BUANAINDONESIA.CO.ID, GARUT – Bupati Garut H Rudy Gunawan Mendelegasikan Wakil Bupati Garut H Helmi Budiman untuk meminta Klarifikasi kepada Kementerian Pendidikan dan Kebudayaan terkait adanya informasi larangan Kepala Daerah mengeluarkan Surat Pengangkatan kepada Guru.

Advertisement

” Saat ini Wakil Bupati bersama KOMISI D DPRD Garut menuju Kemendikbud untuk meminta Klarifikasi terkait larangan Kepala Daerah Mengeluarkan Surat Pengangkatan Guru”, Kata Rudy Gunawan, Selasa 25 Desember 2018.

Tambah Rudy Gunawan, kesiapan Dinas Pendidikan kabupaten Garut untuk mengeluarkan SK Penugasan sudah siap 100 Persen Disdik mengeluarkan, meskipun ada sebagian Kepala Sekolah yang memasukan Guru honorer setelah Tahun 2005.

” Bahkan saat para Camat melakukan Verifikasi ada Guru honorer yang baru 4 atau 5 hari,padahal Pemkab akan memasukan ke data base itu Guru yang telah mendapatkan SK nya sebelum 2005 untuk seleksi Pegawai Pemerintah Perjanjian Kerja ( PPPK ), serta yang lulus sarjana nya di bawah Tahun 2013″, jelas Rudy Gunawan.

Sebenarnya lanjut Bupati Garut, kegaduhan yang terjadi kemarin diakibatkan adanya Peraturan BOS di Permendikbud No.8 Tahun 2017 dan Permendikbud No.1 Tahun 2018 dimana Guru honorer yang layak mendapatkan honor dari Bos harus memiliki SK Penugasan Kepala Daerah.

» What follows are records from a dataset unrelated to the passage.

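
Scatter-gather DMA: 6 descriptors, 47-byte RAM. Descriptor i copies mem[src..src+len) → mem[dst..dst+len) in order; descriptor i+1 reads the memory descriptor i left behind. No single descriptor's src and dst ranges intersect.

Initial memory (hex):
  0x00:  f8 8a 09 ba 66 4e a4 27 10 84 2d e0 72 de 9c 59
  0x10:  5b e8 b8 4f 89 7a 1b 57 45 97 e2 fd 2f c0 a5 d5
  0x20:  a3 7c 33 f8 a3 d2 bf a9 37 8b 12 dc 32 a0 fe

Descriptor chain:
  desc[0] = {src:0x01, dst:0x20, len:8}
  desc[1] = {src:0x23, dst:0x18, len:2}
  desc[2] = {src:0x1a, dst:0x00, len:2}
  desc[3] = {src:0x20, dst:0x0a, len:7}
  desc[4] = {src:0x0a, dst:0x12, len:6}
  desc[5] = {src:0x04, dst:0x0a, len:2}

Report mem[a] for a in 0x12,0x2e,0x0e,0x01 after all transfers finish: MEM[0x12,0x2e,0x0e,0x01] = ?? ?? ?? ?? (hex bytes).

MEM[0x12,0x2e,0x0e,0x01] = 8a fe 4e fd

#0 dst[0x20+8] := {0x8a,0x09,0xba,0x66,0x4e,0xa4,0x27,0x10}
#1 dst[0x18+2] := {0x66,0x4e}
#2 dst[0x00+2] := {0xe2,0xfd}
#3 dst[0x0a+7] := {0x8a,0x09,0xba,0x66,0x4e,0xa4,0x27}
#4 dst[0x12+6] := {0x8a,0x09,0xba,0x66,0x4e,0xa4}
#5 dst[0x0a+2] := {0x66,0x4e}
query mem[0x12]=0x8a, mem[0x2e]=0xfe, mem[0x0e]=0x4e, mem[0x01]=0xfd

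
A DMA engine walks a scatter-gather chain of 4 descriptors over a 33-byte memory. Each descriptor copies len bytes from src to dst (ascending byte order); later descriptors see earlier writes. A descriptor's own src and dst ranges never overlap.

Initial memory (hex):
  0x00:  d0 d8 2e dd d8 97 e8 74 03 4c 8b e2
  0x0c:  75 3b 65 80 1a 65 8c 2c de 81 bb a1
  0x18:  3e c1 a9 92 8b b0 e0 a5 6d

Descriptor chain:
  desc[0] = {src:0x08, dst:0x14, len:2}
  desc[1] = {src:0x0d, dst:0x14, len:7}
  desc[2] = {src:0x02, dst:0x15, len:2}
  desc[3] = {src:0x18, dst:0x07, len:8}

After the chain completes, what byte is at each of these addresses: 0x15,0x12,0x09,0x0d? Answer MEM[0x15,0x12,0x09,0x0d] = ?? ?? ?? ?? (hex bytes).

  after D0: wrote 2B at 0x14 = 034c
  after D1: wrote 7B at 0x14 = 3b65801a658c2c
  after D2: wrote 2B at 0x15 = 2edd
  after D3: wrote 8B at 0x07 = 658c2c928bb0e0a5
query mem[0x15]=0x2e, mem[0x12]=0x8c, mem[0x09]=0x2c, mem[0x0d]=0xe0

MEM[0x15,0x12,0x09,0x0d] = 2e 8c 2c e0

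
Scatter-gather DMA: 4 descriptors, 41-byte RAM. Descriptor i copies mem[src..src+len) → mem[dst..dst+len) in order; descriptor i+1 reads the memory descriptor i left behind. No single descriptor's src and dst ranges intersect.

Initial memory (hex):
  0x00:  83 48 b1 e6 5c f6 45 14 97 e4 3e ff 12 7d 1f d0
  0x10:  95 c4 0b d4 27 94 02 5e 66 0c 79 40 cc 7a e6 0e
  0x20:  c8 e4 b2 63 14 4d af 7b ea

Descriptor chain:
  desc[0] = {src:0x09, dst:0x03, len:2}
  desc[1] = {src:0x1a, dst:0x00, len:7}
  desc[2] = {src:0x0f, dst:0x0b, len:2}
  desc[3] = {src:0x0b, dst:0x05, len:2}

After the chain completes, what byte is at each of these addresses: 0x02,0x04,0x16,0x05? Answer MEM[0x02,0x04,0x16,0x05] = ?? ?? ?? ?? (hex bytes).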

” Oleh karena itu Kami melayangkan Surat melalui Wakil Bupati dan DPRD, apabila larangan mengeluarkan SK itu tidak bisa diubah, permendikbud itu saja yang diubah supaya tidak membuat resah di daerah”, pinta Bupati Garut.

Menurut keterangan sementara dari Kemendikbud ujarnya, alasan pemerintah daerah melarang mengeluarkan SK karena secara bertahap Kementerian telah mengalokasikan kebutuhan guru melalui CPNS.

” Kenapa Garut hanya mendapatkann 230, Karena menurut Kemendikbud kebutuhan Garut segitu, ini membuat Bupati pusing juga”, ujarnya.

Sebagai solusi dari Kementerian sambung Rudy Gunawan, Pemerintah akan membuka kran bagi Guru honorer melalui PPPK yang Peraturan Pemerintahnya akan segera diterbitkan.

” Sementara untuk Garut Tahun ini akan mengajukan 1000 untuk PPPK sesuai kesiapan ABPD, terdiri dari Guru Honorer dan umum, selanjutnya akan bertahap sesuai dengan adanya Guru yang pensiun”, pungkas Rudy Gunawan.